Saturday, March 2, 2024

Randy (Not) At RootsTech 2024 - Day 3 (Saturday)

I'm not at RootsTech 2024 in Salt Lake City (due to my health issues), but I had a partial day watching  virtually from 12:30 p.m. to 5 p.m. Pacific time.  

I woke up at 3:30 a.m., got up, and read everything, had my banana, watched TV news, DXed a bit, studied my Bible study, got dressed, and off at 7:30 a.m. to the diner for the Men's Bible Study about Matthew 24:36 to 25:13.  Had a ham and cheese omelet, then off to see Linda at 10 a.m. at her facility.  We played Uno and she didn't indicate she'd missed me for 8 days while I had my cold.  Home by 11:30 to have lunch and take a nap.  Then online to catch up to RootsTech 2024:

1)  Here are the scheduled classes that I  watched live online:

*  12:30 p.m.:  Unexpected Treasures: Family History in the American State Papers, by Judy G. Russell

*  2 p.m.:  What’s in a name? DNA, surnames and one-name studies, by Debbie Kennett

2)  Then I watched several on-demand classes from earlier in the day (some "speed-watched"):

FamilySearch Tech Forum, by Craig Miller, FamilySearch, Michelle Barber, Sarah Hammon, Todd Powell, Bill Mangum.  This covered:

  •  FamilySearch Helper (uses AI to answer research questions from FS wiki, FS blog, articles); 
  • Full Text Search – full text transcription of unindexed records, true power is the content,  limited collections now(US land and probate, Mexico Notarials, Plantation records), there is a search strategy to filter results; 
  • Family Group Trees – family can use FamilySearch FamilyTree, share information, stories, photos, audio, new mobile app “Together” developed to do it;
  • FamilySearch Labs – www.familysearch.org/labs/.   5 experiments, including the above.

You Can DO the DNA #4–See What DNA Success Looks Like: Real Case Studies, by Diahan Southard

RootsTech 2024 | General Session 3 | Kristin Chenoweth

  • Findmypast - Rebecca Miskin:  highlighted offerings, including new British Home Children collection.
  • Storied - Kendall Hulet:  highlighted offerings, including family tree using FSFT, creating stories, StoryAssist, newspaper records, etc.
  • Kristen Chenoweth:  a dynamic presentation, 4 songs and chats with Kirby.

FamilySearch + Storied: A Dynamic Duo for Family History Enthusiasts, by Brandon Camp and Heather Haunert.  

*  Finding Your Common Name Ancestor, by Shaunese Luthy.  A case study.

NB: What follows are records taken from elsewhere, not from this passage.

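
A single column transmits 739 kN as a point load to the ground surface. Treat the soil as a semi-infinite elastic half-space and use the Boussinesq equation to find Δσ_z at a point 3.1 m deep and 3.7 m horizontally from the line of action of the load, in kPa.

Δσ_z ≈ 4.01 kPa

Boussinesq vertical stress below a point load on an elastic half-space:
Δσ_z = 3P/(2πz²) · [1 + (r/z)²]^(−5/2)
r/z = 3.7/3.1 = 1.1935; [1+(r/z)²]^(−5/2) = 0.10925.
Δσ_z = 3×739/(2π×3.1²) × 0.10925 = 36.717 × 0.10925 = 4.011 kPa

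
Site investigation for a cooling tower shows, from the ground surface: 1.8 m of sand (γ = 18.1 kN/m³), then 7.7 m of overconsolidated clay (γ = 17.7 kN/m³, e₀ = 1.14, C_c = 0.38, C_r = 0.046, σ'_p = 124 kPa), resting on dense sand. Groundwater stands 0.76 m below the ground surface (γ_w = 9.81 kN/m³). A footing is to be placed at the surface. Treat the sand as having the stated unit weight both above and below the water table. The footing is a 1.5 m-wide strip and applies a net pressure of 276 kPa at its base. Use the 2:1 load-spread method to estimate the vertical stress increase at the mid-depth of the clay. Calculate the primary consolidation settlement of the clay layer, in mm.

S_c ≈ 53.3 mm

Mid-depth of clay below the ground surface: z = 1.8 + 7.7/2 = 5.65 m.
Total vertical stress at mid-clay: σ_v = 18.1×1.8 + 17.7×3.85 = 100.72 kPa.
Pore pressure: u = 9.81×(5.65 − 0.76) = 47.971 kPa.
Initial effective stress: σ'_0 = σ_v − u = 100.72 − 47.971 = 52.749 kPa.
Stress increase at mid-clay by the 2:1 spreading method:
Δσ = qB/(B+z) = 276×1.5/(1.5+5.65) = 57.902 kPa
Final effective stress: σ'_f = 52.749 + 57.902 = 110.65 kPa.
σ'_f = 110.65 ≤ σ'_p = 124 kPa, so the clay remains overconsolidated and only the recompression index applies:
S_c = C_r·H/(1+e₀)·log₁₀(σ'_f/σ'_0) = 0.046×7.7/2.14×log₁₀(110.65/52.749)
    = 0.16551 × 0.32174 = 0.05325 m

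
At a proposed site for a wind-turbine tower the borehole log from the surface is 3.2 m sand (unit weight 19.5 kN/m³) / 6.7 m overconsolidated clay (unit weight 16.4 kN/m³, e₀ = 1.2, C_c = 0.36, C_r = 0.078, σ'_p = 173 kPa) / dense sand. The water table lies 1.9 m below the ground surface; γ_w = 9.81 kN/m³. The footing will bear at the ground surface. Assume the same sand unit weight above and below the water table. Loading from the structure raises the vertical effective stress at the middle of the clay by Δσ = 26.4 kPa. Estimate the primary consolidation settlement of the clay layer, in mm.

S_c ≈ 32.3 mm

Mid-depth of clay below the ground surface: z = 3.2 + 6.7/2 = 6.55 m.
Total vertical stress at mid-clay: σ_v = 19.5×3.2 + 16.4×3.35 = 117.34 kPa.
Pore pressure: u = 9.81×(6.55 − 1.9) = 45.617 kPa.
Initial effective stress: σ'_0 = σ_v − u = 117.34 − 45.617 = 71.723 kPa.
Final effective stress: σ'_f = 71.723 + 26.4 = 98.123 kPa.
σ'_f = 98.123 ≤ σ'_p = 173 kPa, so the clay remains overconsolidated and only the recompression index applies:
S_c = C_r·H/(1+e₀)·log₁₀(σ'_f/σ'_0) = 0.078×6.7/2.2×log₁₀(98.123/71.723)
    = 0.23755 × 0.13611 = 0.03233 m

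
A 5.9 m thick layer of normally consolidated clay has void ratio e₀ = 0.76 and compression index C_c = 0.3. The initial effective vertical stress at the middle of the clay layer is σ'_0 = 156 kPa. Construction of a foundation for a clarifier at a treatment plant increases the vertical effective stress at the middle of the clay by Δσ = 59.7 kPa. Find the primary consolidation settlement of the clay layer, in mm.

S_c ≈ 142 mm

Final effective stress: σ'_f = σ'_0 + Δσ = 156 + 59.7 = 215.7 kPa.
Normally consolidated clay, so the full stress increment lies on the virgin compression line:
S_c = C_c·H/(1+e₀)·log₁₀(σ'_f/σ'_0) = 0.3×5.9/(1+0.76)×log₁₀(215.7/156)
    = 1.0057 × 0.14073 = 0.1415 m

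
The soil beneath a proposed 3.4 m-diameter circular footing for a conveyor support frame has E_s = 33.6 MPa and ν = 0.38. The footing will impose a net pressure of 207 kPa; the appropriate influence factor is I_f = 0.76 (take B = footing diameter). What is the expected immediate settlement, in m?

S_e ≈ 0.0136 m

Immediate (elastic) settlement: S_e = q·B·(1−ν²)/E_s · I_f.
E_s = 33.6 MPa = 33600 kPa.
S_e = 207 × 3.4 × (1 − 0.38²) / 33600 × 0.76
    = 207 × 3.4 × 0.8556 / 33600 × 0.76
    = 0.01362 m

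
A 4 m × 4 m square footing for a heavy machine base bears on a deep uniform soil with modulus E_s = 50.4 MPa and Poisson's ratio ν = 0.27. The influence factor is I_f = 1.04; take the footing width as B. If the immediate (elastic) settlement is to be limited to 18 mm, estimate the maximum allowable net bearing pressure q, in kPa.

q ≈ 235 kPa

E_s = 50.4 MPa = 50400 kPa.
S_e = q·B·(1−ν²)/E_s · I_f  ⇒  q = S_e·E_s / (B·(1−ν²)·I_f).
q = 0.018 × 50400 / (4 × 0.9271 × 1.04) = 235.2 kPa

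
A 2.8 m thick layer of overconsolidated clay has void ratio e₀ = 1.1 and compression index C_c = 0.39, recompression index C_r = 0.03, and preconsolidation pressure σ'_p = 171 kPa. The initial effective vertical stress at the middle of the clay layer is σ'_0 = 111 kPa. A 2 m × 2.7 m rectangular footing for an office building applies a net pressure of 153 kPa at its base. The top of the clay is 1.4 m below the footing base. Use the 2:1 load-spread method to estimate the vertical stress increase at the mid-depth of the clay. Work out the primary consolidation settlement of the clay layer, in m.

Mid-depth of clay below the footing base: z = 1.4 + 2.8/2 = 2.8 m.
Stress increase at mid-clay by the 2:1 spreading method:
Δσ = qBL/((B+z)(L+z)) = 153×2×2.7/((2+2.8)(2.7+2.8)) = 31.295 kPa
Final effective stress: σ'_f = 111 + 31.295 = 142.3 kPa.
σ'_f = 142.3 ≤ σ'_p = 171 kPa, so the clay remains overconsolidated and only the recompression index applies:
S_c = C_r·H/(1+e₀)·log₁₀(σ'_f/σ'_0) = 0.03×2.8/2.1×log₁₀(142.3/111)
    = 0.039999 × 0.10788 = 0.004315 m

S_c ≈ 0.00432 m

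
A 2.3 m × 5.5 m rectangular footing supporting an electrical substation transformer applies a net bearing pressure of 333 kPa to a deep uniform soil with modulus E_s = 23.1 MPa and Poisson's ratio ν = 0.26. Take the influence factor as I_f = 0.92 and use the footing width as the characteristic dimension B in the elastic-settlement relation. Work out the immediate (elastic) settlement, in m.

S_e ≈ 0.0284 m

Immediate (elastic) settlement: S_e = q·B·(1−ν²)/E_s · I_f.
E_s = 23.1 MPa = 23100 kPa.
S_e = 333 × 2.3 × (1 − 0.26²) / 23100 × 0.92
    = 333 × 2.3 × 0.9324 / 23100 × 0.92
    = 0.02844 m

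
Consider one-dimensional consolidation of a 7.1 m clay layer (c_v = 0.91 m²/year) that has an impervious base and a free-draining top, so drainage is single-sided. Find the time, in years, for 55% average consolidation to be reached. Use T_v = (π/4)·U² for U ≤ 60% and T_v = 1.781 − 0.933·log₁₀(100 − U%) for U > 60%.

t ≈ 13.2 years

Drainage path length: H_d = H = 7.1 m (single drainage).
U ≤ 60%: T_v = (π/4)·U² = (π/4)×0.55² = 0.23758.
t = T_v·H_d²/c_v = 0.23758×7.1²/0.91 = 13.16 years.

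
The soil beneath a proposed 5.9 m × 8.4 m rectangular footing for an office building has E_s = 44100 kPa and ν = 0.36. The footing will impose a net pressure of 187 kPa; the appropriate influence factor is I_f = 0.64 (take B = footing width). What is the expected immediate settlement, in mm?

Immediate (elastic) settlement: S_e = q·B·(1−ν²)/E_s · I_f.
S_e = 187 × 5.9 × (1 − 0.36²) / 44100 × 0.64
    = 187 × 5.9 × 0.8704 / 44100 × 0.64
    = 0.01394 m = 13.94 mm

S_e ≈ 13.9 mm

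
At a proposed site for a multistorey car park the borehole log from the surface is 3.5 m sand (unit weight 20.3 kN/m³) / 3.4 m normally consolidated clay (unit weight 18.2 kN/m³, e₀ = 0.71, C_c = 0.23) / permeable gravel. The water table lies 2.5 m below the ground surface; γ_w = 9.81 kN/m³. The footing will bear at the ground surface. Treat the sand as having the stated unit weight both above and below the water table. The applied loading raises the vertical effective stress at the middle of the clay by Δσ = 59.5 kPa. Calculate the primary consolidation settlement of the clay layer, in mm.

S_c ≈ 115 mm

Mid-depth of clay below the ground surface: z = 3.5 + 3.4/2 = 5.2 m.
Total vertical stress at mid-clay: σ_v = 20.3×3.5 + 18.2×1.7 = 101.99 kPa.
Pore pressure: u = 9.81×(5.2 − 2.5) = 26.487 kPa.
Initial effective stress: σ'_0 = σ_v − u = 101.99 − 26.487 = 75.503 kPa.
Final effective stress: σ'_f = σ'_0 + Δσ = 75.503 + 59.5 = 135 kPa.
Normally consolidated clay, so the full stress increment lies on the virgin compression line:
S_c = C_c·H/(1+e₀)·log₁₀(σ'_f/σ'_0) = 0.23×3.4/(1+0.71)×log₁₀(135/75.503)
    = 0.45731 × 0.25237 = 0.1154 m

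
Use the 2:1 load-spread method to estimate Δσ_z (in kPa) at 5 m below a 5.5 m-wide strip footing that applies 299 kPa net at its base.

Δσ_z ≈ 157 kPa

By the 2:1 method the load spreads at 1 horizontal : 2 vertical, so at depth z the loaded area has grown by z in each plan dimension:
Δσ = qB/(B+z) = 299×5.5/(5.5+5) = 156.62 kPa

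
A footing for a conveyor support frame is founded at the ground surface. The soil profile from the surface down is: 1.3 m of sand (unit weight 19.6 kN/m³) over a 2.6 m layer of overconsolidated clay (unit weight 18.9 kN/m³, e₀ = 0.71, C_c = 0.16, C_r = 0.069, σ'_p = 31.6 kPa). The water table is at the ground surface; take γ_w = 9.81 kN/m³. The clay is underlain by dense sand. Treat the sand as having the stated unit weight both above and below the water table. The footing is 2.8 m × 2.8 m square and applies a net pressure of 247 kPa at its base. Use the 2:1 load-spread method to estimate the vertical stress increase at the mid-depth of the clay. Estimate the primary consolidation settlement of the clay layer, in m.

Mid-depth of clay below the ground surface: z = 1.3 + 2.6/2 = 2.6 m.
Total vertical stress at mid-clay: σ_v = 19.6×1.3 + 18.9×1.3 = 50.05 kPa.
Pore pressure: u = 9.81×(2.6 − 0) = 25.506 kPa.
Initial effective stress: σ'_0 = σ_v − u = 50.05 − 25.506 = 24.544 kPa.
Stress increase at mid-clay by the 2:1 spreading method:
Δσ = qBL/((B+z)(L+z)) = 247×2.8×2.8/((2.8+2.6)(2.8+2.6)) = 66.409 kPa
Final effective stress: σ'_f = 24.544 + 66.409 = 90.953 kPa.
σ'_f = 90.953 > σ'_p = 31.6 kPa, so the stress path crosses the preconsolidation pressure — recompression up to σ'_p, then virgin compression beyond:
S_c = H/(1+e₀)·[C_r·log₁₀(σ'_p/σ'_0) + C_c·log₁₀(σ'_f/σ'_p)]
    = 2.6/1.71 × [0.069×log₁₀(31.6/24.544) + 0.16×log₁₀(90.953/31.6)]
    = 1.5205 × [0.0075722 + 0.073461] = 0.1232 m

S_c ≈ 0.123 m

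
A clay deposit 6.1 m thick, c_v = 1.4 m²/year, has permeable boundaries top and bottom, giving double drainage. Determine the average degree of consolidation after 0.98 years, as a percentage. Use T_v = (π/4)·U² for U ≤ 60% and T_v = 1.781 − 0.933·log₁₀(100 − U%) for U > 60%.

U ≈ 43.3 %

Drainage path length: H_d = H/2 = 3.05 m (double drainage).
T_v = c_v·t/H_d² = 1.4×0.98/3.05² = 0.14749.
T_v = 0.14749 corresponds to the U ≤ 60% branch:
U = √(4T_v/π) = 0.4333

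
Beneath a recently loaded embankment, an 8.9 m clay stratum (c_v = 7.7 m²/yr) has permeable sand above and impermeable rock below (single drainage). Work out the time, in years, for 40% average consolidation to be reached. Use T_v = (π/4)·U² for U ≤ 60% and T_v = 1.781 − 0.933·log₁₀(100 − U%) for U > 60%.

t ≈ 1.29 years

Drainage path length: H_d = H = 8.9 m (single drainage).
U ≤ 60%: T_v = (π/4)·U² = (π/4)×0.4² = 0.12566.
t = T_v·H_d²/c_v = 0.12566×8.9²/7.7 = 1.293 years.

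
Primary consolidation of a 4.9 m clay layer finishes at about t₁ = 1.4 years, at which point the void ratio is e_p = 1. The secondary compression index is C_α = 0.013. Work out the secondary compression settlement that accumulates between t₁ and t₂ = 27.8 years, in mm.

S_s ≈ 41.3 mm

Secondary compression: S_s = C_α·H/(1+e_p)·log₁₀(t₂/t₁)
S_s = 0.013×4.9/(1+1)×log₁₀(27.8/1.4)
    = 0.03185 × 1.298 = 0.04134 m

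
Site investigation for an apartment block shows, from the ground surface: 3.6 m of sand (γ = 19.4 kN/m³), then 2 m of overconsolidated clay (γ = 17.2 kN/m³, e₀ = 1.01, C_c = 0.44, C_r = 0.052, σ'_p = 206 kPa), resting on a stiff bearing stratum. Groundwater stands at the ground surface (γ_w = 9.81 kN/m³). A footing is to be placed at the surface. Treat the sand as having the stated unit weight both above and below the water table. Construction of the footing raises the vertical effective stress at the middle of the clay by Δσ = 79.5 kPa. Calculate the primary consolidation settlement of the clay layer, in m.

Mid-depth of clay below the ground surface: z = 3.6 + 2/2 = 4.6 m.
Total vertical stress at mid-clay: σ_v = 19.4×3.6 + 17.2×1 = 87.04 kPa.
Pore pressure: u = 9.81×(4.6 − 0) = 45.126 kPa.
Initial effective stress: σ'_0 = σ_v − u = 87.04 − 45.126 = 41.914 kPa.
Final effective stress: σ'_f = 41.914 + 79.5 = 121.41 kPa.
σ'_f = 121.41 ≤ σ'_p = 206 kPa, so the clay remains overconsolidated and only the recompression index applies:
S_c = C_r·H/(1+e₀)·log₁₀(σ'_f/σ'_0) = 0.052×2/2.01×log₁₀(121.41/41.914)
    = 0.051741 × 0.4619 = 0.0239 m

S_c ≈ 0.0239 m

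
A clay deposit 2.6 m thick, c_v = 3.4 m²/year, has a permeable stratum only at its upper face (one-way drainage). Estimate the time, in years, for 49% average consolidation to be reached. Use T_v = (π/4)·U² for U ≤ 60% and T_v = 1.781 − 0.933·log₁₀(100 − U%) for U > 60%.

t ≈ 0.375 years

Drainage path length: H_d = H = 2.6 m (single drainage).
U ≤ 60%: T_v = (π/4)·U² = (π/4)×0.49² = 0.18857.
t = T_v·H_d²/c_v = 0.18857×2.6²/3.4 = 0.3749 years.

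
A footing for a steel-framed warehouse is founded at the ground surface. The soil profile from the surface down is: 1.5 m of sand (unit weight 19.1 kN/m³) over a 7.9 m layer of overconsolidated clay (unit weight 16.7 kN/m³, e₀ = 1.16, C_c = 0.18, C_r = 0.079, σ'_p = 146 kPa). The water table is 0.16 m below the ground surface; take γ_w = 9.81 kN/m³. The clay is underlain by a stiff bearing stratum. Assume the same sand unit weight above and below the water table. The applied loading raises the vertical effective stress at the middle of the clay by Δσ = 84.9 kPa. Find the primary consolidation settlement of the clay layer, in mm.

Mid-depth of clay below the ground surface: z = 1.5 + 7.9/2 = 5.45 m.
Total vertical stress at mid-clay: σ_v = 19.1×1.5 + 16.7×3.95 = 94.615 kPa.
Pore pressure: u = 9.81×(5.45 − 0.16) = 51.895 kPa.
Initial effective stress: σ'_0 = σ_v − u = 94.615 − 51.895 = 42.72 kPa.
Final effective stress: σ'_f = 42.72 + 84.9 = 127.62 kPa.
σ'_f = 127.62 ≤ σ'_p = 146 kPa, so the clay remains overconsolidated and only the recompression index applies:
S_c = C_r·H/(1+e₀)·log₁₀(σ'_f/σ'_0) = 0.079×7.9/2.16×log₁₀(127.62/42.72)
    = 0.28893 × 0.47529 = 0.1373 m

S_c ≈ 137 mm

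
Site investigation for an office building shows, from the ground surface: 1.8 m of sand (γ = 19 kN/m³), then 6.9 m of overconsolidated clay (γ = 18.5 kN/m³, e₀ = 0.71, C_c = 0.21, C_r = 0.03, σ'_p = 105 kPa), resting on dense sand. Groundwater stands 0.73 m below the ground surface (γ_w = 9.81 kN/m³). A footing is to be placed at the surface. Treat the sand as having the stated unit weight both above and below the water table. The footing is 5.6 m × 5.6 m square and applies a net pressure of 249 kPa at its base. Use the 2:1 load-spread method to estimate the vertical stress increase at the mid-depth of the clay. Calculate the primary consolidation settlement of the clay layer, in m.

Mid-depth of clay below the ground surface: z = 1.8 + 6.9/2 = 5.25 m.
Total vertical stress at mid-clay: σ_v = 19×1.8 + 18.5×3.45 = 98.025 kPa.
Pore pressure: u = 9.81×(5.25 − 0.73) = 44.341 kPa.
Initial effective stress: σ'_0 = σ_v − u = 98.025 − 44.341 = 53.684 kPa.
Stress increase at mid-clay by the 2:1 spreading method:
Δσ = qBL/((B+z)(L+z)) = 249×5.6×5.6/((5.6+5.25)(5.6+5.25)) = 66.331 kPa
Final effective stress: σ'_f = 53.684 + 66.331 = 120.02 kPa.
σ'_f = 120.02 > σ'_p = 105 kPa, so the stress path crosses the preconsolidation pressure — recompression up to σ'_p, then virgin compression beyond:
S_c = H/(1+e₀)·[C_r·log₁₀(σ'_p/σ'_0) + C_c·log₁₀(σ'_f/σ'_p)]
    = 6.9/1.71 × [0.03×log₁₀(105/53.684) + 0.21×log₁₀(120.02/105)]
    = 4.0351 × [0.0087403 + 0.012194] = 0.08447 m

S_c ≈ 0.0845 m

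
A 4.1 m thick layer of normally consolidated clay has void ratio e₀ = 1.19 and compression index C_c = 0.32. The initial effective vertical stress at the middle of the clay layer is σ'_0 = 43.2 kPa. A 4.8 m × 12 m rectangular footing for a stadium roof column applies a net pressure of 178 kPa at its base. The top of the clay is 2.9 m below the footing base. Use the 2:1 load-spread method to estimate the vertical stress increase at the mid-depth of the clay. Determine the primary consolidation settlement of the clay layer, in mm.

Mid-depth of clay below the footing base: z = 2.9 + 4.1/2 = 4.95 m.
Stress increase at mid-clay by the 2:1 spreading method:
Δσ = qBL/((B+z)(L+z)) = 178×4.8×12/((4.8+4.95)(12+4.95)) = 62.039 kPa
Final effective stress: σ'_f = σ'_0 + Δσ = 43.2 + 62.039 = 105.24 kPa.
Normally consolidated clay, so the full stress increment lies on the virgin compression line:
S_c = C_c·H/(1+e₀)·log₁₀(σ'_f/σ'_0) = 0.32×4.1/(1+1.19)×log₁₀(105.24/43.2)
    = 0.59909 × 0.3867 = 0.2317 m

S_c ≈ 232 mm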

*  What's New at FamilySearch for Members of The Church of Jesus Christ of Latter-day Saints 2024, by Todd Powell

  • FamilySearch Family Tree:  1.56 billion profiles, 125 million added in last year, 275,000 contributors/week, largest single tree is 825 million, 
  • website in 41 languages, adding 4 more in 2024
  • FamilySearch records have 18.36 billion searchable names, added 600 million in 2023
  • 2024 plans:  new records for Peru and Portugal, advances to computer assisted indexing in Italian, Spanish, Portuguese, English
  • 100 slides for What's New for LDS members:  Family Name Assist; Ordinance Ready Update; My Family Reservation Group; FamilySearch Centers
  • FamilySearch Labs:  Full Text Search; FamilySearch Helper; Family Group Trees - share information and memories with private family group; new pedigree view - show siblings; Tree person quality - about data; Guided Tree; Updated Source Linker; Your contributions; 

3)  Observations:

  • RootsTech goes by very quickly.  I did three days worth of watching and not much researching or blogging on those three days.  It helped to have advance information about the MyHeritage highlights. I was surprised that there weren't more press releases.  
  • I cannot watch everything, so I will watch the things I missed On-Demand over the next few weeks.
  • I should watch, or at least review, every presentation by FamilySearch, Ancestry, MyHeritage and Findmypast as soon as possible.  I missed the FamilySearch Labs announcements and finally saw them today.
  • Participated in several Chats this afternoon - bah.  
  • Some online presentations had technical problems but solved eventually.
  • I loved seeing all of the photographs on Facebook from my Facebook Friends.  I hope there are more.  I was so "homesick" some of the time wanting to experience the personal interaction with my friends and colleagues.  I look forward to YouTube videos from the usual suspects (see my Genealogy Education Bytes for starters) - I love them all.
  • I currently have 49.600 Relatives At RootsTech.  The top four didn't change.